1. ## Raabe Test

Show that if lim(an+1/an)>1 there exists a natural number such that lim(an+1/an)=>1+1/n.

I have been trying this, but I cant seem to get the proof?

Any Ideas? Thanks

2. Originally Posted by hebby
Show that if lim(an+1/an)>1 there exists a natural number such that lim(an+1/an)=>1+1/n.

I have been trying this, but I cant seem to get the proof?

Any Ideas? Thanks
Forget the limit part. If $\alpha>1\implies \alpha-1>0$ and by the Archimedean principle there exist some $n\in\mathbb{N}$ such that $\frac{1}{n}<\alpha-1\implies \alpha>1+\frac{1}{n}$

3. So how does this link back to the lim(an+1/an)>1.....? I can see what you are using.

4. Originally Posted by hebby
So how does this link back to the lim(an+1/an)>1.....? I can see what you are using.
I'm not sure what you mean here? Let $\alpha=\lim\text{ }\frac{a_{n+1}}{a_n}$ assuming it exists.
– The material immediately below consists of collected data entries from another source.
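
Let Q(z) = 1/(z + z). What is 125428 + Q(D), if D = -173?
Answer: 43398087/346 ≈ 1.2543e+5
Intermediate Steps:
Q(z) = 1/(2*z)
125428 + Q(D) = 125428 + (1/2)/(-173) = 125428 + (1/2)*(-1/173) = 125428 - 1/346 = 43398087/346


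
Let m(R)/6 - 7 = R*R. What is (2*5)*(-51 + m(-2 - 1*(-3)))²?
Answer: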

5. lim(an+1/an)>1 there exists a natural number such that lim (an+1/an)=>1+1/n..........the () are absolute values.....link in the ratio test...i dont know how to write it....sorry...would this change anything

6. Originally Posted by hebby
lim(an+1/an)>1 there exists a natural number such that lim (an+1/an)=>1+1/n..........the () are absolute values.....link in the ratio test...i dont know how to write it....sorry...would this change anything
In our example $\alpha$ is any number. You tell me, does it make a difference?
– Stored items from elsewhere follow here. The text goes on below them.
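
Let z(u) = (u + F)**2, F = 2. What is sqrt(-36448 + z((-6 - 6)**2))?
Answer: 2*I*sqrt(3783) ≈ 123.01*I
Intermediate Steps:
z(u) = (2 + u)**2 (z(u) = (u + 2)**2 = (2 + u)**2)
sqrt(-36448 + z((-6 - 6)**2)) = sqrt(-36448 + (2 + (-6 - 6)**2)**2) = sqrt(-36448 + (2 + (-12)**2)**2) = sqrt(-36448 + (2 + 144)**2) = sqrt(-36448 + 146**2) = sqrt(-36448 + 21316) = sqrt(-15132) = 2*I*sqrt(3783)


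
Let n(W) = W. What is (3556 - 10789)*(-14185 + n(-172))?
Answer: 103844181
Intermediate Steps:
(3556 - 10789)*(-14185 + n(-172)) = (3556 - 10789)*(-14185 - 172) = -7233*(-14357) = 103844181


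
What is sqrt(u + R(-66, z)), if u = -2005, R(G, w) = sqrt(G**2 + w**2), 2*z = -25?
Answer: sqrt(-8020 + 2*sqrt(18049))/2 ≈ 44.021*I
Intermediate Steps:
z = -25/2 (z = (1/2)*(-25) = -25/2 ≈ -12.500)
sqrt(u + R(-66, z)) = sqrt(-2005 + sqrt((-66)**2 + (-25/2)**2)) = sqrt(-2005 + sqrt(4356 + 625/4)) = sqrt(-2005 + sqrt(18049/4)) = sqrt(-2005 + sqrt(18049)/2)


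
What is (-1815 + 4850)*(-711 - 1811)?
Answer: -7654270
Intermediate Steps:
(-1815 + 4850)*(-711 - 1811) = 3035*(-2522) = -7654270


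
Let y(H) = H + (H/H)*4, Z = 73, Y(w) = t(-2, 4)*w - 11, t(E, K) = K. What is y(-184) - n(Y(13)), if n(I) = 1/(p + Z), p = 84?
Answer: -28261/157 ≈ -180.01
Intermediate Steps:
Y(w) = -11 + 4*w (Y(w) = 4*w - 11 = -11 + 4*w)
y(H) = 4 + H (y(H) = H + 1*4 = H + 4 = 4 + H)
n(I) = 1/157 (n(I) = 1/(84 + 73) = 1/157)
y(-184) - n(Y(13)) = (4 - 184) - 1*1/157 = -180 - 1/157 = -28261/157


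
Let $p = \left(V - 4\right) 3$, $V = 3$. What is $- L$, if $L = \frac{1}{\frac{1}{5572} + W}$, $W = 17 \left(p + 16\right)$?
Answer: $- \frac{5572}{1231413} \approx -0.0045249$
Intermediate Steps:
$p = -3$ ($p = \left(3 - 4\right) 3 = \left(-1\right) 3 = -3$)
$W = 221$ ($W = 17 \left(-3 + 16\right) = 17 \cdot 13 = 221$)
$L = \frac{5572}{1231413}$ ($L = \frac{1}{\frac{1}{5572} + 221} = \frac{1}{\frac{1231413}{5572}} = \frac{5572}{1231413} \approx 0.0045249$)
$- L = \left(-1\right) \frac{5572}{1231413} = - \frac{5572}{1231413}$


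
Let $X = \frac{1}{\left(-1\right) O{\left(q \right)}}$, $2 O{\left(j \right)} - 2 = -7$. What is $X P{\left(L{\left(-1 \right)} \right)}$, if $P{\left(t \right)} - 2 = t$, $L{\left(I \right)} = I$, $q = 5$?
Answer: $\frac{2}{5} \approx 0.4$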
7. no I dont think so...its just the proof for lim (an+1/an)<1 looked a bit different in my notes, which yields <= 1-a/n for all n >= N....this is for the Raabe test

8. Originally Posted by hebby
no I dont think so...its just the proof for lim (an+1/an)<1 looked a bit different in my notes, which yields <= 1-a/n for all n >= N....this is for the Raabe test
Raabe test for series convergence?

9. yes...the one you use once ur ratio test yields 1...so we try the raabe test for series

10. Originally Posted by hebby
yes...the one you use once ur ratio test yields 1...so we try the raabe test for series
Ok. I understand what Raabe's test is. I am just wondering if your problem is not what it seems. I literally interpreted your question as if $\lim\text{ }\left|\frac{a_{n+1}}{a_n}\right|>1$ then there exists some $n'\in\mathbb{N}$ such that $\lim\text{ }\left|\frac{a_{n+1}}{a_n}\right|\geqslant 1+\frac{1}{n'}$

11. yes this is what I am having a little trouble with...proving this...can u help?
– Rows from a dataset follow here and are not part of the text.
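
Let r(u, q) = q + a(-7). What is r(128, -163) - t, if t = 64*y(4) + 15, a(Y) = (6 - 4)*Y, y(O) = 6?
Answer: -576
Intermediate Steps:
a(Y) = 2*Y
r(u, q) = -14 + q (r(u, q) = q + 2*(-7) = q - 14 = -14 + q)
t = 399 (t = 64*6 + 15 = 384 + 15 = 399)
r(128, -163) - t = (-14 - 163) - 1*399 = -177 - 399 = -576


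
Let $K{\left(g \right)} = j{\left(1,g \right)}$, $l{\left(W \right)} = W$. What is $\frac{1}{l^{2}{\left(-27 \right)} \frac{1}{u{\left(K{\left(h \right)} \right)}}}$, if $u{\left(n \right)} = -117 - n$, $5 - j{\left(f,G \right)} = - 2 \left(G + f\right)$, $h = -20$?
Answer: $- \frac{28}{243} \approx -0.11523$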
12. Originally Posted by hebby
yes this is what I am having a little trouble with...proving this...can u help?
That is exactly what I just proved.

13. SO we let L=lim (an+1/an)>1

then L>1.....L-1>0...the via the Archimedean principle there exist a natural number N such that L-1>1/n........L=1+1/n......done?

14. Originally Posted by hebby
SO we let L=lim (an+1/an)>1

then L>1.....L-1>0...the via the Archimedean principle there exist a natural number N such that L-1>1/n........L=1+1/n......done?
Change that last equals sign to a > and yes.